Today, when a plan covers a drug for one FDA-approved indication, it has to cover all indications. This can mean that a more appropriate or more affordable drug may not be covered because the plan has already been required to cover a therapeutic alternative. Allowing indication-based management will mean more tailored choices for patients and more power for Part D plans to bring down drug prices.
Those are just two more examples of where rethinking regulations can allow us to open up new avenues for better healthcare at a lower cost, while maintaining important patient protections. As I mentioned at the beginning of my remarks, taking action requires having the best information possible. In the case of these Part B and Part D changes, we are relying on a wealth of experience about how these plans have been successfully adopted by private sector plans in recent years.
Too often, it feels like government programs are frozen in amber, unchanging while the private sector innovates.
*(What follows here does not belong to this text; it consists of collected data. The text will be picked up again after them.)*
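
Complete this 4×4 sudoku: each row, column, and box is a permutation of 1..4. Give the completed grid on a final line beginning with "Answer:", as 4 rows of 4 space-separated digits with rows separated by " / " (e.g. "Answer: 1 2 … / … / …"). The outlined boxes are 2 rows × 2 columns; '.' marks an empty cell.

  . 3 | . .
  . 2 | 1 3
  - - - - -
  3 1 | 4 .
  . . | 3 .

Step 1. [r1c4∈{2,4}] 4 has one home in col 4: r1c4. So r1c4=4.
Step 2. [r4c1∈{2,4}] in col 1, 2 fits only at r4c1 ⇒ r4c1=2.
Step 3. [r1c3∈{2}] only 2 remains possible at r1c3. So r1c3=2.
Step 4. [r2c1∈{4}] r2c1 is down to just 4 ⇒ r2c1=4.
Step 5. [r1c1∈{1}] r1c1's peers cover all but 1, so r1c1=1.
Step 6. [r4c2∈{4}] r4c2's peers cover all but 4. So r4c2=4.
Step 7. [r4c4∈{1}] r4c4 has the single candidate 1, so r4c4=1.
Step 8. [r3c4∈{2}] r3c4 is down to just 2, so r3c4=2.

Answer: 1 3 2 4 / 4 2 1 3 / 3 1 4 2 / 2 4 3 1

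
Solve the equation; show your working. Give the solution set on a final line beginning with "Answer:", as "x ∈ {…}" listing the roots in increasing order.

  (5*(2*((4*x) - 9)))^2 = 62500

Step 1. [(5*(2*((4*x) - 9)))^2 = 62500] 62500 ≥ 0, LHS is (·)² — take ±√. So sqrt: 5*(2*((4*x) - 9)) = 250 or -250.
Step 2. [5*(2*((4*x) - 9)) = 250 or -250] LHS = 5·(…); ÷5 both sides, so div: 2*((4*x) - 9) = 50 or -50.
Step 3. [2*((4*x) - 9) = 50 or -50] LHS = 2·(…); ÷2 both sides ⇒ div: (4*x) - 9 = 25 or -25.
Step 4. [(4*x) - 9 = 25 or -25] peel the -9: add 9 from each side. So sub: 4*x = 34 or -16.
Step 5. [4*x = 34 or -16] LHS = 4·(…); ÷4 both sides ⇒ div: x = 17/2 or -4.

Answer: x ∈ {-4, 17/2}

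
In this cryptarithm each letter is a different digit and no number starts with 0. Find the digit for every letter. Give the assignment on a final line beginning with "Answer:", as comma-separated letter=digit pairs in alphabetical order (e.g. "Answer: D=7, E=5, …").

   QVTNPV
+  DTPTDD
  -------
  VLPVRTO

Step 1. [col 1: V + D ≡ O (mod 10)] O=9 is one option consistent with column 1 (V + D ≡ O (mod 10), carry-in 0) — take it ⇒ O=9.
Step 2. [col 1: V + D ≡ O (mod 10)] column 1 (V + D ≡ O (mod 10), carry-in 0) doesn't pin D yet; pick D=8 and continue, so D=8.
Step 3. [col 1: V + D ≡ O (mod 10)] column 1: given D=8, O=9, carry-in 0, and digits 8,9 already taken and all letters distinct, V+D≡O (mod 10) forces V=1 ⇒ V=1.
Step 4. [col 2: P + D ≡ T (mod 10)] P=6 is one option consistent with column 2 (P + D ≡ T (mod 10), carry-in 0) — take it, so P=6.
Step 5. [col 2: P + D ≡ T (mod 10)] in column 2 we have P+D≡T with carry-in 0; given P=6, D=8 and digits 1,6,8,9 already taken and all letters distinct, that pins T to 4, so T=4.
Step 6. [col 3: N + T ≡ R (mod 10)] several values work for R in column 3 (N + T ≡ R (mod 10), carry-in 1); try R=2 ⇒ R=2.
Step 7. [col 3: N + T ≡ R (mod 10)] column 3 reads N+T+carry(1)=R with T=4, R=2; with digits 1,2,4,6,8,9 already taken and all letters distinct, the only value for N is 7 ⇒ N=7.
Step 8. [col 6: Q + D ≡ L (mod 10)] in column 6 we have Q+D≡L with carry-in 0; given D=8 and digits 1,2,4,6,7,8,9 already taken and all letters distinct, that pins L to 3, so L=3.
Step 9. [col 6: Q + D ≡ L (mod 10)] column 6: given D=8, L=3, carry-in 0, and digits 1,2,3,4,6,7,8,9 already taken and all letters distinct, Q+D≡L (mod 10) forces Q=5, so Q=5.

Answer: D=8, L=3, N=7, O=9, P=6, Q=5, R=2, T=4, V=1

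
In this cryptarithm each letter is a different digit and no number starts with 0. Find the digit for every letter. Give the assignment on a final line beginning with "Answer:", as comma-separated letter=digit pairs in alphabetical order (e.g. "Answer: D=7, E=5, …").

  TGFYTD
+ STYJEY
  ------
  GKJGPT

Step 1. [col 1: D + Y ≡ T (mod 10)] several values work for T in column 1 (D + Y ≡ T (mod 10), carry-in 0); try T=2 ⇒ T=2.
Step 2. [col 1: D + Y ≡ T (mod 10)] Y=7 is one option consistent with column 1 (D + Y ≡ T (mod 10), carry-in 0) — take it ⇒ Y=7.
Step 3. [col 1: D + Y ≡ T (mod 10)] in column 1 we have D+Y≡T with carry-in 0; given Y=7, T=2 and digits 2,7 already taken and all letters distinct, that pins D to 5 ⇒ D=5.
Step 4. [col 2: T + E ≡ P (mod 10)] column 2 (T + E ≡ P (mod 10), carry-in 1) doesn't pin E yet; pick E=0 and continue. So E=0.
Step 5. [col 2: T + E ≡ P (mod 10)] in column 2 we have T+E≡P with carry-in 1; given T=2, E=0 and digits 0,2,5,7 already taken and all letters distinct, that pins P to 3 ⇒ P=3.
Step 6. [col 3: Y + J ≡ G (mod 10)] G=6 is one option consistent with column 3 (Y + J ≡ G (mod 10), carry-in 0) — take it ⇒ G=6.
Step 7. [col 3: Y + J ≡ G (mod 10)] in column 3 we have Y+J≡G with carry-in 0; given Y=7, G=6 and digits 0,2,3,5,6,7 already taken and all letters distinct, that pins J to 9 ⇒ J=9.
Step 8. [col 4: F + Y ≡ J (mod 10)] in column 4 we have F+Y≡J with carry-in 1; given Y=7, J=9 and digits 0,2,3,5,6,7,9 already taken and all letters distinct, that pins F to 1 ⇒ F=1.
Step 9. [col 5: G + T ≡ K (mod 10)] from column 5 (G=6, T=2, carry-in 0, digits 0,1,2,3,5,6,7,9 already taken and all letters distinct): K must equal 8, so K=8.
Step 10. [col 6: T + S ≡ G (mod 10)] in column 6 we have T+S≡G with carry-in 0; given T=2, G=6 and digits 0,1,2,3,5,6,7,8,9 already taken and all letters distinct, that pins S to 4, so S=4.

Answer: D=5, E=0, F=1, G=6, J=9, K=8, P=3, S=4, T=2, Y=7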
In the fast-changing world of healthcare, letting a regulation or government program stay the same for a decade or two might as well render it prehistoric.
But to keep government up to speed with the private sector, we need all the input and experience possible: from providers, policy experts, patient advocates—not just people with a passion for regulation but everyone with a passion for health policy.
The scale of ambition that we have for improving American healthcare, and the scale of reform that American healthcare needs, demands that we be deliberative—that we listen to all perspectives in rethinking how our system ought to be function.
So I am glad to be here tonight, among a group of people who share a commitment to thinking big, sharing the facts, and thinking collaboratively.
I look forward to working with all of you on our shared goals for many years to come. Thank you very much for listening, and for having me here tonight.